We have discussed arsenic in rice in several places in this forum. this thread may have the best info.

Lou, Dr. Greger’s Daily Dozen recommendations are minimums, not maximums.
I used to take flax oil, too, but after reading and listening to the sources I mentioned above, I realized that it was unnecessary. According to Drs. McDougall, Barnard, Esselstyn, and Greger (and likely others), you do not need any oils. One or two tablespoons of ground flax seed (also known as flax meal) will give you extra fiber, omega-3 fatty acids, and lignans, but even that is optional. You do not need it.

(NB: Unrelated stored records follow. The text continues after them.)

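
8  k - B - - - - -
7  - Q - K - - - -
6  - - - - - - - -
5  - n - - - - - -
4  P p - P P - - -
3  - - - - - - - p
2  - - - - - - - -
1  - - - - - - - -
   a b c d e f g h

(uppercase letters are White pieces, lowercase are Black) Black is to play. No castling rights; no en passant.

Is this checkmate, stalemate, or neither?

checkmate

Black to move; black king on a8.
In check: yes, from the white queen on b7.
King squares — a7: attacked by Qb7; b7: attacked by Bc8; b8: attacked by Qb7.
Legal moves for Black: none.
In check with no legal moves → checkmate.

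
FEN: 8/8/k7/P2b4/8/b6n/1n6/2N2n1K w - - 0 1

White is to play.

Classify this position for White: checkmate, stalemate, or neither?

checkmate

White to move; white king on h1.
In check: yes, from the black bishop on d5.
King squares — g1: attacked by Nh3; g2: attacked by Bd5; h2: attacked by Nf1.
Legal moves for White: none.
In check with no legal moves → checkmate.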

If you listen to the doctors rather than random people on blogs and forums, the vegan diet is not at all complicated. You do not need to take a slew of supplements and oils and exotic foods while avoiding a long list of plant foods. You just need to eat a variety of whole plant foods, roughly half starches (like potatoes, corn, whole wheat, brown rice) and half green vegetables. The only supplement you need is vitamin B12. For vitamin D, you can take a supplement, but it's arguably better to just get some natural sunlight. You do not need to do anything special for Omega-3 fatty acids. Plants have the right ratio of Omega-3 to Omega-6 in them, the ratio we evolved eating. It's only if you eat oils (yes, oils; most of them, even the ones that are high in Omega-3, have an even higher amount of Omega-6) and/or processed foods (which contain oils) that you will run into trouble with your Omega-3 to Omega-6 ratio.

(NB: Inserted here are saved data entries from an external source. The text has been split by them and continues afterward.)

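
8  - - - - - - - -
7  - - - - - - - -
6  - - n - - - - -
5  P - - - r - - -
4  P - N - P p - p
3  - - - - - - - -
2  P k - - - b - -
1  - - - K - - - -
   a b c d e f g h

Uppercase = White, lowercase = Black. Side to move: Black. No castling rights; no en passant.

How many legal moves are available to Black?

4

Black to move; king on b2.
In check: yes, from the white knight on c4.
Legal moves: Kc3, Kxa2, Kb1, Ka1.
Count: 4.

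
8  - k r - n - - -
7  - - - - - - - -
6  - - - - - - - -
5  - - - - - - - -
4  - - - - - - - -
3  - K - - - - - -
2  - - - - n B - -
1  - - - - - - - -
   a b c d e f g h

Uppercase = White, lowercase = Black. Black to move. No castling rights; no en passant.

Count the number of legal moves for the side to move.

21

Black to move; king on b8.
In check: no.
Legal moves: Ng7, Nc7, Nf6, Nd6, Rd8, Rc7, Rc6, Rc5, Rc4, Rc3+, Rc2, Rc1, Ka8, Kc7, Kb7, Nf4, Nd4+, Ng3, Nc3, Ng1, Nc1+.
Count: 21.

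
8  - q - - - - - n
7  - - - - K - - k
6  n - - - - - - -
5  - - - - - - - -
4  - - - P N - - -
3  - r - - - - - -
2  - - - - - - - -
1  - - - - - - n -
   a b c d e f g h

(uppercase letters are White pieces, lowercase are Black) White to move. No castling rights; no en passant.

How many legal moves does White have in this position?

White to move; king on e7.
In check: no.
Legal moves: Kd7, Kf6, Ke6, Nf6+, Nd6, Ng5+, Nc5, Ng3, Nc3, Nf2, Nd2, d5.
Count: 12.

12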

Again, if you listen to random people on the internet, you will come to believe that you need oils and fats for fat-soluble vitamins. The doctors themselves point out that all plant foods have small amounts of fat in them. Even broccoli has some fat in it. If you eat a whole-foods vegan diet while avoiding high-fat foods, your diet will still be something like 7-10% fat. You will not be deficient in the fat-soluble vitamins.

I am also a random person on the internet, so I urge you to check what the doctors I mentioned actually say. If you listen to what people heard or think they heard from the doctors, you will inevitably absorb a lot of misinformation. It's best to go right to the source.
If you’d like people to go right to the source, please provide a link to the source.